Le bourgmestre des lieux, Guy Gilloteaux, n’a pas longuement hésité avant d’accepter ce geste. Il commente: "On ne peut que refuser les totalitarismes qui s’opposent aux libertés, aux rêves des femmes et des hommes qui dignement font état de la fierté de ce qu’ils sont ou veulent être. Unanimement, le Collège a souhaité ce geste en faveur d’un peuple. Quand il s’agit de femmes, de jeunes femmes qui nous éblouissent par leur courage, pavoiser le drapeau du peuple iranien est un geste bien modeste et j’invite mes collègues à rejoindre ce mouvement d’expression démocrate."
Ce geste se veut également un soutien à notre compatriote Olivier Vandecasteele, prisonnier en Iran.
Fahimeh, en exil depuis 2000
Fahimeh Ilghami se bat pour le droit des femmes depuis toujours. En Iran, elle faisait partie d’un groupe qui milite dans ce sens: "En mars 2000, une partie de notre groupe était arrêtée par les services de renseignement iranien. Notre responsable m’a dit que je devais rapidement quitter mon domicile. Après 6 mois de vie clandestine, avec l’aide de trafiquants humains, j’ai décidé de quitter le pays avec mes deux enfants, de 2 et 5 ans, et mon mari."
En septembre 2000, elle arrive dans notre pays et se retrouve dans la région rochoise. "Quatre ans plus tard, j’ai été reconnue comme réfugiée politique.
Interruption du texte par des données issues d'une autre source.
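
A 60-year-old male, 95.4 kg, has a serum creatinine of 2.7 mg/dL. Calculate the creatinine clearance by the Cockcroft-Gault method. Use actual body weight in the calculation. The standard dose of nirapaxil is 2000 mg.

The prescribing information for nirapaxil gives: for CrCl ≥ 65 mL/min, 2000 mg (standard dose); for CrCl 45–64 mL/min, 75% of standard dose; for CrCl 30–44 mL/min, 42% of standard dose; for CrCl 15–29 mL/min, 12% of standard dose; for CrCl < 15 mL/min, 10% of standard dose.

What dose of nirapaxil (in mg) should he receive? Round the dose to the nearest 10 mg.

CrCl = (140 − 60) × 95.4 / (72 × 2.7) = 7632.0 / 194.40 ≈ 39.3 mL/min
CrCl ≈ 39 mL/min → bracket 30–44 mL/min.
42% of 2000 mg = 840 mg

840 mg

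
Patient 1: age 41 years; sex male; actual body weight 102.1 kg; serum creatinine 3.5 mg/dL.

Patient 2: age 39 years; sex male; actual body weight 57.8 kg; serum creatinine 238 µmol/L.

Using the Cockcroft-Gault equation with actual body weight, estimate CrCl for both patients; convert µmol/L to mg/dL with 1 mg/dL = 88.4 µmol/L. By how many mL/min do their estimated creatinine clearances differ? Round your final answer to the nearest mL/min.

Patient 1: CrCl = (140 − 41) × 102.1 / (72 × 3.5) = 10107.9 / 252.00 ≈ 40.1 mL/min
Patient 2: SCr = 238 / 88.4 = 2.692 mg/dL
Patient 2: CrCl = (140 − 39) × 57.8 / (72 × 2.692) = 5837.8 / 193.82 ≈ 30.1 mL/min
|40.1 − 30.1| = 10.0 mL/min

10 mL/min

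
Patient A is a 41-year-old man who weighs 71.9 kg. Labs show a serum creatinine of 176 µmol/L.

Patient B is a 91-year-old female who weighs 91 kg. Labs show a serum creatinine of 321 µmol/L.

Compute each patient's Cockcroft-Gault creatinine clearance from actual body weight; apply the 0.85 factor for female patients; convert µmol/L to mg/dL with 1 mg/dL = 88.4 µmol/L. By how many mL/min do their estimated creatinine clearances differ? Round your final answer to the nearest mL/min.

35 mL/min

Patient A: SCr = 176 / 88.4 = 1.991 mg/dL
Patient A: CrCl = (140 − 41) × 71.9 / (72 × 1.991) = 7118.1 / 143.35 ≈ 49.7 mL/min
Patient B: SCr = 321 / 88.4 = 3.631 mg/dL
Patient B: CrCl = (140 − 91) × 91 / (72 × 3.631) × 0.85 = 4459.0 / 261.43 × 0.85 ≈ 14.5 mL/min
|49.7 − 14.5| = 35.2 mL/min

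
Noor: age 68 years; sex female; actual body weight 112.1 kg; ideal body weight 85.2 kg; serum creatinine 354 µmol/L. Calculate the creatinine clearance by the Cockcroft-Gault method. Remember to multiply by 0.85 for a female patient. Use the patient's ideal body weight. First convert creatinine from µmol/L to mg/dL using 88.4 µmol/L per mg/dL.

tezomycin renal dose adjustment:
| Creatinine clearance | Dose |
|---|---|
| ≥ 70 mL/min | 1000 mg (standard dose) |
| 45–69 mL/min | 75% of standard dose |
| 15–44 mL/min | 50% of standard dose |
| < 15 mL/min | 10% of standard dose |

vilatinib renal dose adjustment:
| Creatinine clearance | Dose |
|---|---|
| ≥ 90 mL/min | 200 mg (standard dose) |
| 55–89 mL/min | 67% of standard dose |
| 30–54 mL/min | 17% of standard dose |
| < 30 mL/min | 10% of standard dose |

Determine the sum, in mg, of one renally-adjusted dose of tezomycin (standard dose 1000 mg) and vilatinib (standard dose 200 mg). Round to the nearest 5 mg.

520 mg

SCr = 354 / 88.4 = 4.005 mg/dL
CrCl = (140 − 68) × 85.2 / (72 × 4.005) × 0.85 = 6134.4 / 288.36 × 0.85 ≈ 18.1 mL/min
CrCl ≈ 18 mL/min.
tezomycin: 15–44 mL/min → 50% of 1000 mg = 500 mg.
vilatinib: < 30 mL/min → 10% of 200 mg = 20 mg.
Total = 500 + 20 = 520 mg.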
La même année, ma famille et moi avons eu l’honneur de recevoir la nationalité belge."
Son activité de militante ne s’estompe pas, bien au contraire: "Rapidement après mon arrivée, je suis devenue membre du Parti Libéral Démocrate iranien, un parti politique en exil et opposant au régime. En Iran on ne peut pas être membre d’un groupe ou d’une organisation politique opposant du régime. On risque l’exécution. J’ai été responsable de la section Bruxelles, puis de la section Liège, responsable de groupe de travail des droits humains et particulièrement des femmes et des filles." Un combat sans relâche malgré les nombreuses intimidations dont elle est victime aujourd’hui encore.